Voor de sodomie is de kern van het verhaal dat de sodomiet voor 1700 volgens Trumbach een man was die lustte naar vrouwen en jongens en die een mannelijke (actieve) rol in seksuele relaties en daarbuiten had. De verwijfde man van voor 1700 was een Don Juan die teveel achter vrouwen aanzat. Na 1700 is de sodomiet juist een verwijfde vent, een molly of een queen, ofwel in het Nederlands een nicht. Zijn seksuele voorkeur was exclusief op mannen gericht, actieve en passieve rol waren meer dan voorheen inwisselbaar. De traditionele sodomiet werd door de mate van zijn lust gedefinieerd, de nieuwe sodomiet door zijn vrouwelijke identiteit en homoseksuele gedrag. De polemiek over de fasen in de homogeschiedenis die Trumbach opnieuw aanzwengelde, was vooral gericht tegen de opvatting van Foucault en Jeffrey Weeks die hadden beweerd dat de homoseksueel een uitvinding van de late negentiende eeuw was waarbij zij als zijn kenmerken aangaven de aanwezigheid van een seksuele identiteit en vrouwelijk gedrag. Trumbach stelt dat die kenmerken in 1730 al helemaal aanwezig waren.
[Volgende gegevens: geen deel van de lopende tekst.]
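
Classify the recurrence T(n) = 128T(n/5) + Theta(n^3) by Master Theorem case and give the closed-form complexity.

Master Theorem for T(n) = 128T(n/5) + O(n^3):

a = 128, b = 5, c = 3
log_b(a) = log_5(128) = 3.0147

Case 1: c = 3 < log_5(128) = 3.0147
T(n) = O(n^(log_5 128))

For T(n) = 128T(n/5) + O(n^3): log_5(128) = 3.0147. This is Case 1 of the Master Theorem (c < log_b(a), work dominated by leaves), giving O(n^(log_5 128)).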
Een interessante visie heeft Myriam Everard in haar dissertatie over liefde en lust tussen vrouwen in de achttiende eeuw naar voren gebracht. Zij beklemtoont dat er verschillende systemen tegelijkertijd kunnen bestaan die niet tot elkaar te herleiden zijn. Volgens haar waren er in de achttiende eeuw 'tribades' die net als de sodomieten vuiligheden met elkaar pleegden, kuise zielsvriendinnen zoals Betje Wolff en Aagje Deken en amazones die zich een mannenrol aanmaten. Tussen de drie types bestond een klasseverschil. De tribades huisden in de volksklasse, de zielsvriendinnen in de burgerlijke middenklasse terwijl de amazones vooral in de hogere, maar ook wel in andere klassen voorkwamen. Vanuit deze visie valt tegen Trumbach en Van der Meer in te brengen dat er verschillende homoseksuele posities bestaan en dat het niet terecht is de ene tot de andere te herleiden. Everard stelt met veel nadruk dat haar drie typen niets te maken hebben met de negentiende-eeuwse lesbienne zoals artsen die uitdokterden. De continuïteit die Trumbach ziet van 1700 tot op heden, ontbreekt volgens Everard al in de achttiende eeuw. Haar onderzoek kan aansporen om nauwkeuriger het typische en het gemeenschappelijke van de verschillende rollen te bestuderen en te onderzoeken welke vormen sociale erkenning (of afkeuring) vonden en in welke vormen mannen en vrouwen met homoseksuele verlangens zich herkenden. Die laatste vraag speelt vooral voor een latere periode, want volgens Everard betreft de kernvraag in de achttiende eeuw niet het object, maar de mate van de lust. Matigheid in de lust werd gewaardeerd, onmatigheid niet. De sekse van het object was secundair. Dit mag voor vrouwen hebben gegolden, voor de sodomieten van Trumbach en Van der Meer speelde de vraag van het object wel. Het is voorstelbaar dat mannen en vrouwen met andere eisen hadden te maken, maar het is moeilijker denkbaar dat de seksuele objectkeuzes van mannen er wel en die van vrouwen er niet toe deden. Ondanks alle onderzoek blijven we met veel raadsels zitten.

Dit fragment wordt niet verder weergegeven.